Many teams do. Stitch is well suited to the free, fast, sketch-led exploration phase, and Drawgle is well suited to the paid, token-driven, production-code phase. Treating Stitch as the ideation tool and Drawgle as the shipping tool is a reasonable architecture for a small team, especially while Stitch remains free and Drawgle's Starter tier is $9/mo.
Final Verdict
Our Recommendation
If your goal is to throw prompts, sketches, and voice notes at a free canvas and get an impressive first draft back, Google Stitch is genuinely good at that and genuinely free. It is a reasonable tool for the exploration phase of a product, and there is no reason not to keep an account as long as it remains available.
If your goal is to move from an approved design to a real mobile product in a real codebase, Drawgle is the more direct path. The same canvas can export production-ready code in HTML, React Native, SwiftUI, Jetpack Compose, or Flutter, with design tokens and a navigation shell that hold a ten-screen product together. Pricing is predictable, the product is commercial, and the roadmap is not at the mercy of a Google Labs deprecation cycle.
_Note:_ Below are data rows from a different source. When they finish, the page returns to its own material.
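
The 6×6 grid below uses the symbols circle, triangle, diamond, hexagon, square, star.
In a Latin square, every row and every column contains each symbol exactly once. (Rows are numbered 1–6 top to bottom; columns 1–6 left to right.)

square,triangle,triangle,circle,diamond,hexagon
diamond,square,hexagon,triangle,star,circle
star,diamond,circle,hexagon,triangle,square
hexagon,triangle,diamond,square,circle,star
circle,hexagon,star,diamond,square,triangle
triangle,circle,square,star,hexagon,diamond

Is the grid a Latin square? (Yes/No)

No

Column 2 contains triangle twice (at rows 1 and 4), so it is not a permutation.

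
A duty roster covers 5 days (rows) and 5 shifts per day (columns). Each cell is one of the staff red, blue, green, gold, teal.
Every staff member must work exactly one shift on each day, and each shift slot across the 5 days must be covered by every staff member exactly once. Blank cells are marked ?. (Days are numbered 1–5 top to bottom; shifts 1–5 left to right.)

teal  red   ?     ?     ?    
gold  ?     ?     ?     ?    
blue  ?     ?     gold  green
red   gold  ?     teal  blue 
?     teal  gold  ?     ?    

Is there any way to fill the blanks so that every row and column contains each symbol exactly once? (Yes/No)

Day 3, shift 2: day 3 together with shift 2 already contain {red, blue, green, gold, teal} — every symbol — so nothing can go there. The grid has no valid completion.

No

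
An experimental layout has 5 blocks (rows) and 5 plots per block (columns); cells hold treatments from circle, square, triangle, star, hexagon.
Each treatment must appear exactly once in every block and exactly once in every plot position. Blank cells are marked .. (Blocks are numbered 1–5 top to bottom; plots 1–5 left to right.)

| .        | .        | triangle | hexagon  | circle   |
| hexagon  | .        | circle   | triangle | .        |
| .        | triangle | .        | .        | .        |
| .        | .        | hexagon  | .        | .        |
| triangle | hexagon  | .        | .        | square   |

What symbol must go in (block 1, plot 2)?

star

Block 2, plot 5: block 2 has {circle, triangle, hexagon} and plot 5 has {circle, square}, leaving only star.
Block 2, plot 2: block 2 has {circle, triangle, star, hexagon} and plot 2 has {triangle, hexagon}, leaving only square.
Block 1 already has {circle, triangle, hexagon} and plot 2 already has {square, triangle, hexagon}, so block 1, plot 2 must be star.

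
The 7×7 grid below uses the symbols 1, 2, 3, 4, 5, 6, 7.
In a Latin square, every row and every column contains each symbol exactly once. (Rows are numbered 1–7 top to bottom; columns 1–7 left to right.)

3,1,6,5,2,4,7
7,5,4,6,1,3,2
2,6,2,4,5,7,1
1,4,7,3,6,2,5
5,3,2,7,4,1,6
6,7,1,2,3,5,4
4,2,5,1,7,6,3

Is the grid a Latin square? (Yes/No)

Row 3 contains 2 twice (at columns 1 and 3), so it is not a permutation.

No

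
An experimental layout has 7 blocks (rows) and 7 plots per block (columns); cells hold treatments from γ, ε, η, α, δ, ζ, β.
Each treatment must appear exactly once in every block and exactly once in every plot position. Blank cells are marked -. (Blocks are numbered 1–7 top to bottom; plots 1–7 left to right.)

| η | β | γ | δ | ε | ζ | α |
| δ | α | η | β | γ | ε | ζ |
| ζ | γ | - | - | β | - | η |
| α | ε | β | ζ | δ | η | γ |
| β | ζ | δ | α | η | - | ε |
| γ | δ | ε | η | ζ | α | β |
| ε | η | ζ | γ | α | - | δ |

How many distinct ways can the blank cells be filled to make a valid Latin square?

1

Block 3, plot 3: eliminating its block and plot leaves {α}.
Block 3, plot 4: eliminating its block and plot leaves {ε}.
Block 3, plot 6: eliminating its block and plot leaves {δ}.
Block 5, plot 6: eliminating its block and plot leaves {γ}.
Block 7, plot 6: eliminating its block and plot leaves {β}.
Only one assignment across all blanks avoids any block or plot repeat, giving 1 completion.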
The honest answer for many teams is to use both: Stitch for the sketch-led exploration, Drawgle for the code-led shipping. The two tools are aimed at different stages of a product, and a small team can comfortably use one for ideation and the other for production.
Final Recommendation: choose Google Stitch for free, sketch-led exploration. Choose Drawgle when you need production-ready code in a real mobile framework and 12-month continuity.